Friday, June 23, 2006

Medical Transcription Errors

Although this story about outsourced medical transcription errors in England has generated concern for the secretaries and outraged the administrative directors there, this problem has been in existence for years, regardless of whether records are transcribed locally or overseas. You see, there are good transcriptionists with lots of experience and a facile understanding of medical terminology, and there are illiterate neophytes who clearly flunked English and Grammar 101 in high school. Typically transciptions in hospitals are recorded to a central "pool" and retrieved by a well-meaning transcriptionist at a later time. The caliber of the transcriptionist is usually highly variable this way, since one hour they're dictating an orthopedic procedure and the next hour a cardiac procedure. And when they hit an ophthalmology or cardiac electrophysiology procedure, it's a whole new ball game again.

I am particularly fond of one well-meaning transcriptionist who changed the name for anatomic location of the conduction system of the heart in a woman (known as "Bundle of His") to the "Bundle of Her" (since she was a woman). Now it might have been cute at the time, but this was not a transcriptionist from overseas - this person came from our own back yard - and medicolegally this error could have had significant consequences regarding my intregrity and competence in the court of law.

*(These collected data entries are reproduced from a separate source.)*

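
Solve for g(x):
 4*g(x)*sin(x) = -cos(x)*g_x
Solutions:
 g(x) = C1*cos(x)^4


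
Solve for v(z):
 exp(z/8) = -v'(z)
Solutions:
 v(z) = C1 - 8*exp(z/8)


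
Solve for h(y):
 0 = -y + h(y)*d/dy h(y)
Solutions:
 h(y) = -sqrt(C1 + y^2)
 h(y) = sqrt(C1 + y^2)


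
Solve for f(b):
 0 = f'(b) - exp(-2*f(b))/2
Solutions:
 f(b) = log(-sqrt(C1 + b))
 f(b) = log(C1 + b)/2


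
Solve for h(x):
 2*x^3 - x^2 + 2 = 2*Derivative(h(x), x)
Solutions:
 h(x) = C1 + x^4/4 - x^3/6 + x


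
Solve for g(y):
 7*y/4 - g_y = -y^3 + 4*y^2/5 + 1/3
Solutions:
 g(y) = C1 + y^4/4 - 4*y^3/15 + 7*y^2/8 - y/3


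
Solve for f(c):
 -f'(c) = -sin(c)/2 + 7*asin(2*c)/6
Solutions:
 f(c) = C1 - 7*c*asin(2*c)/6 - 7*sqrt(1 - 4*c^2)/12 - cos(c)/2


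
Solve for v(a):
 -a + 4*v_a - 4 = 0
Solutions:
 v(a) = C1 + a^2/8 + a


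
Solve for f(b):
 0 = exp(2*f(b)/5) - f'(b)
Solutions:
 f(b) = 5*log(-sqrt(-1/(C1 + b))) - 5*log(2) + 5*log(10)/2
 f(b) = 5*log(-1/(C1 + b))/2 - 5*log(2) + 5*log(10)/2


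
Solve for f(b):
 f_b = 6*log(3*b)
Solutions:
 f(b) = C1 + 6*b*log(b) - 6*b + b*log(729)


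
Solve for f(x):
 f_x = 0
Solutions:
 f(x) = C1


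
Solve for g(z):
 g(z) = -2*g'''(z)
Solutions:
 g(z) = C3*exp(-2^(2/3)*z/2) + (C1*sin(2^(2/3)*sqrt(3)*z/4) + C2*cos(2^(2/3)*sqrt(3)*z/4))*exp(2^(2/3)*z/4)


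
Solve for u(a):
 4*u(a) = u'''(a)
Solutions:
 u(a) = C3*exp(2^(2/3)*a) + (C1*sin(2^(2/3)*sqrt(3)*a/2) + C2*cos(2^(2/3)*sqrt(3)*a/2))*exp(-2^(2/3)*a/2)


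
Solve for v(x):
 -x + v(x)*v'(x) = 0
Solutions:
 v(x) = -sqrt(C1 + x^2)
 v(x) = sqrt(C1 + x^2)


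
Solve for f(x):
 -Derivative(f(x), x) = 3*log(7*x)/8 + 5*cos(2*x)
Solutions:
 f(x) = C1 - 3*x*log(x)/8 - 3*x*log(7)/8 + 3*x/8 - 5*sin(2*x)/2


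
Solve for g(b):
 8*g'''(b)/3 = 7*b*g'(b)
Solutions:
 g(b) = C1 + Integral(C2*airyai(21^(1/3)*b/2) + C3*airybi(21^(1/3)*b/2), b)


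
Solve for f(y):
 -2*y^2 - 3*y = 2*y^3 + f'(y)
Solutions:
 f(y) = C1 - y^4/2 - 2*y^3/3 - 3*y^2/2


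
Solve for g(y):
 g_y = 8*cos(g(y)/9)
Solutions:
 -8*y - 9*log(sin(g(y)/9) - 1)/2 + 9*log(sin(g(y)/9) + 1)/2 = C1


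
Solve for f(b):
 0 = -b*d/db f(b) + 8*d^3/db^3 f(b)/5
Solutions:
 f(b) = C1 + Integral(C2*airyai(5^(1/3)*b/2) + C3*airybi(5^(1/3)*b/2), b)


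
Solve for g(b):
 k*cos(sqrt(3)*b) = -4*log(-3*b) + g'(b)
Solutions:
 g(b) = C1 + 4*b*log(-b) - 4*b + 4*b*log(3) + sqrt(3)*k*sin(sqrt(3)*b)/3


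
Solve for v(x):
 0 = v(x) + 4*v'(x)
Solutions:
 v(x) = C1*exp(-x/4)


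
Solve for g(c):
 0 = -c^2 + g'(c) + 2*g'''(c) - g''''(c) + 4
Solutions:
 g(c) = C1 + C2*exp(c*(-2^(2/3)*(3*sqrt(177) + 43)^(1/3) - 8*2^(1/3)/(3*sqrt(177) + 43)^(1/3) + 8)/12)*sin(2^(1/3)*sqrt(3)*c*(-2^(1/3)*(3*sqrt(177) + 43)^(1/3) + 8/(3*sqrt(177) + 43)^(1/3))/12) + C3*exp(c*(-2^(2/3)*(3*sqrt(177) + 43)^(1/3) - 8*2^(1/3)/(3*sqrt(177) + 43)^(1/3) + 8)/12)*cos(2^(1/3)*sqrt(3)*c*(-2^(1/3)*(3*sqrt(177) + 43)^(1/3) + 8/(3*sqrt(177) + 43)^(1/3))/12) + C4*exp(c*(8*2^(1/3)/(3*sqrt(177) + 43)^(1/3) + 4 + 2^(2/3)*(3*sqrt(177) + 43)^(1/3))/6) + c^3/3 - 8*c


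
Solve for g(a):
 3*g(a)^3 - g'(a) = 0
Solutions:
 g(a) = -sqrt(2)*sqrt(-1/(C1 + 3*a))/2
 g(a) = sqrt(2)*sqrt(-1/(C1 + 3*a))/2


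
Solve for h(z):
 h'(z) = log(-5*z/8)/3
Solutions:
 h(z) = C1 + z*log(-z)/3 + z*(-log(2) - 1/3 + log(5)/3)


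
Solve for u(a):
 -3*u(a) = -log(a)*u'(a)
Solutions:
 u(a) = C1*exp(3*li(a))


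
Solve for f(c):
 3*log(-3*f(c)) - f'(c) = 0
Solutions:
 -Integral(1/(log(-_y) + log(3)), (_y, f(c)))/3 = C1 - c


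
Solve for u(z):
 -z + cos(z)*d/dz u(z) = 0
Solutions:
 u(z) = C1 + Integral(z/cos(z), z)


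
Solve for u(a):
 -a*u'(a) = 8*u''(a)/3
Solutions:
 u(a) = C1 + C2*erf(sqrt(3)*a/4)


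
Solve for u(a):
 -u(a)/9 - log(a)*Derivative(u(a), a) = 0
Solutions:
 u(a) = C1*exp(-li(a)/9)


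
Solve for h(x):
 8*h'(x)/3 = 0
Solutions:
 h(x) = C1


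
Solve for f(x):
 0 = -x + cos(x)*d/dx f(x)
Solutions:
 f(x) = C1 + Integral(x/cos(x), x)


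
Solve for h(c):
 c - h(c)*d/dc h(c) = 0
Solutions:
 h(c) = -sqrt(C1 + c^2)
 h(c) = sqrt(C1 + c^2)


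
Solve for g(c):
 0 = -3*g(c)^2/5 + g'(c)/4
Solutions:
 g(c) = -5/(C1 + 12*c)


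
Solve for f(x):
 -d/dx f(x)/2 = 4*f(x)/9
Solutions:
 f(x) = C1*exp(-8*x/9)


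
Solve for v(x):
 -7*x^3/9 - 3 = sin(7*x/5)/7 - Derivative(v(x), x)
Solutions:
 v(x) = C1 + 7*x^4/36 + 3*x - 5*cos(7*x/5)/49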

So what have the Medial Error Police done to curb the cost of transcription for doctors? Simple. Make us type our procedures ourselves! Now in some ways, this might save time, since the errors I make are usually quickly corrected. But the new electronic medical records of today permit the use of "smart phrases" (also known as 'canned text') to speed typing of our reports. You can bet that this "cut and paste" technique in people who are in a hurry will also provide a slew of transcription problems since doctors don't always proof their canned text. Canned text with anatomic localization terms (like "left" or "right") buried within them, if not carefully scruitinized, could lead to later difficulties for all if the canned text word "left" was not changed to "right" in a patient with an actual right-sided knee replacement, for instance.

It would be interesting to know that other transcription errors have been discovered out there by my colleagues in the blog-o-sphere. It could make for some humorous and illustrative reading.

--Wes

1 comment:

  1. I don't know where to begin. As a *trained* medical transcriptionist, I come across such errors all the time, many by transcriptionists with much more experience than myself, but little knowledge of medical terminology, anatomy, etc. One of my favorites is "peroneal rash". Another is "mediastinotomy" when the doctor or radiologist is saying "median sternotomy" (or vice versa). There are so many such errors that I kept a list at one time, thinking a book on the subject would make for humorous reading and possibly even awaken the public to how little hospital administrators care about the accuracy of healthcare documentation. My computer crashed and I lost the list, but this is an issue all doctors and their patients should be concerned about.